I have often referred to him as a "kid" but he probably was my age. And I have not been able to locate him after all these years.

* ("Mr. Mitchell" is the military - though odd sounding - way we Warrant Officers were addressed.)

 (Clint is on the right in both photos - do you see a little Joachin Phoenix in him?).

 

.

 


07/21/17 09:29 PM #1572    

Timothy Lavelle

BE VERY CAREFUL....

Mark Schweickhart is not to be tructed.

Or trusted. 

And now, Sean Spicer is working for him.

Mark found out that I had the required surgery on my very best leg, "Righty" this past Monday morning. After making sure I would live (he didn't want to waste his money, which I think wise), he hired Sean Spicer. Sean has a new gig. He dresses up as a "Spicer Girl" and sings various sorts of messages on your doorstep.

So, this morning, here he is at my door (Spicer, not Mark...try to keep up OK?) bumping and grinding on the porch railing and singing his own rendition of "Up On Cripple Creek". It starts out "You're a Crippled Geek, You're goofy, You're a Crippled Geek, Sooo-o Doofey" and gets worse...hard to believe...from there. I wasn't so much pissed at Mark, nor bothered by Spicy being the messenger as I was disturbed at the ruination of a great old tune from The Band.

There will be one less erector set available for this Christmas as it now resides, screwed into my tibia. I have managed to spend months boring you with sad tales of winter in the PNW only to follow up with an unsafe act so incredibly dumb that will keep me out of action for the best part of the outdoor year here. But please, no matter how much you like him and no matter how little he costs, no more Spicer-Girl-Grams, OK? To those of you who have worked to raise my flagging spirits at times, way deep thanks.

Tim, speaking on behalf of so very many personalities who reside herein.

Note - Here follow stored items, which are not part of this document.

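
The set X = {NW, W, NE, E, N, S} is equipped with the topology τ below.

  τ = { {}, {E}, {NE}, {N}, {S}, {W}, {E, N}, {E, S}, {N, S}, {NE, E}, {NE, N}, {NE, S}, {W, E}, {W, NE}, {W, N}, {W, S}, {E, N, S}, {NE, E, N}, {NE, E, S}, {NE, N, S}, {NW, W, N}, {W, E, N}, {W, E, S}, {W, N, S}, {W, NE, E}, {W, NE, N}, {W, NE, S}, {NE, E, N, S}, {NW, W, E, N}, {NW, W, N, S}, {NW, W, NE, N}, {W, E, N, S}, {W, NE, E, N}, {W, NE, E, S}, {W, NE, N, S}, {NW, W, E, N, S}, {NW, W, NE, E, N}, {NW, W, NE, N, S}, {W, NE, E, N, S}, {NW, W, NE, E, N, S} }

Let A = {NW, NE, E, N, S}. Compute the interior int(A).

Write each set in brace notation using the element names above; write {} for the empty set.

open subsets of A: {}, {N}, {S}, {E}, {NE}, {E, S}, {NE, S}, {NE, E}, {N, S}, {E, N}, {NE, N}, {NE, E, S}, {E, N, S}, {NE, N, S}, {NE, E, N}, {NE, E, N, S}; so int(A) = {NE, E, N, S}

{NE, E, N, S}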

07/21/17 11:14 PM #1573    

 

David Mitchell

Tim,

I can't beleive your timing. I was about to put up something myself about the comedy in D.C. and how each week (or day) I say to myself, it just can't get anymore ridiculous. And then, lo and behold - it does!  I was going to suggest that we nominate you for the job after Spicer's replacement quits or get fired (or is unmasked as Mitch McConnell's secret bookie).

But then, I recall you were once in "intelligence" and I wake up in a cold sweat, dreaming that you are a Russian hacker, planted years ago as a member of a "sleeper" cell, with the mission of stealing away the secret formula for Ben & Jerry's "Cherry Garcia" flavor.

Or are we about to learn that you were the 9th guy in those meetings with Thumper Jr. - attempting to sell the Russians old surplus boxes of Watterson turtles?

 

Whatever - Thank you for Making America Funny again.